The help and respect historically accorded to new arrivals is one reason so many people still aspire and wait to become Americans.

When was that? It certainly wasn’t from 1921 to 1965. During that period a strict quota system essentially limited immigration to Northwestern Europeans. It certainly wasn’t in the 1830s and 1840s during which both New York and Philadelphia were rocked by anti-Irish riots. It wasn’t between 1882 and 1892 when the Chinese Exclusion Act made immigration China illegal. It wasn’t during the 1930s and 1940s when the U. S. refused to accept refugees from Eastern Europe. And it wasn’t during the 1930s when migrant workers from Mexico were forcibly shipped to Mexico in boxcars including some people who had been born here. What I would say is that over the last 30 years the U. S. has been more accepting of more immigrants from more different places than at any previous time in its history.

My own view is that we are desperately in need of immigration reform but it is impeded by mutual detestation on the part of our political parties and lack of agreement on the objectives of reform.

2 comments… add one
  • jan Link

    Workable immigration reform is impossible to achieve at this time.
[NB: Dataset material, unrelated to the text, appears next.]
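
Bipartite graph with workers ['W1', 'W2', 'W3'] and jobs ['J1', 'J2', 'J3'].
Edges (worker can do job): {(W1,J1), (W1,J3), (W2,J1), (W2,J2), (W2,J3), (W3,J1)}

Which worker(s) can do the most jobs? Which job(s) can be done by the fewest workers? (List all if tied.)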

This is because of the extreme polarization that has seized the sensibilities of those who are supposedly put in charge to run this country sensibly, and not into the ground.

    I used to think of myself as more of a liberal, especially when dealing with immigration and various social issues. However, that self-categorization has changed, as the actions and goals of the democrat party have literally gone off the rails, becoming insanely hypocritical and damaging to the country.

    DACA, for instance could have been addressed reasonably in 2017, but for the Dems not wanting to hand the president of the opposition party a policy win. Border safety, policies stemming illegal entry or their easy dispersion into the states, stopping chain migration or using a lottery system to access our country were all obstructed by the Dems. The flow of drugs, especially fentanyl, the abuse and trafficking of women and children has never been colored as an issue to be dealt with by the Dems. Instead they seem obsessed by the desire to wave everyone across the border, fan them to all corners of the country, subsidize them over the needs of needy citizens. It’s basically a wrecking ball approach, undermining us at a time when we’re trying to recoup from a year-plus of lockdowns and economic downturns, aided and abetted by no oversight, checks and balances to the Biden immigration policy – only quick EOs to eliminate his predecessors policies that actually had some semblance of working.

    Consequently, I can’t tell which is greater in me – my anger or my sadness as to how the Biden Administration is responding or administering to the gravity of what this country finds itself in today.

  • DACA, for instance could have been addressed reasonably in 2017, but for the Dems not wanting to hand the president of the opposition party a policy win

    A similar argument could be made for why immigration reform failed in 2013. House Republicans saw no short term political benefit in it. They preferred having the issue to run on.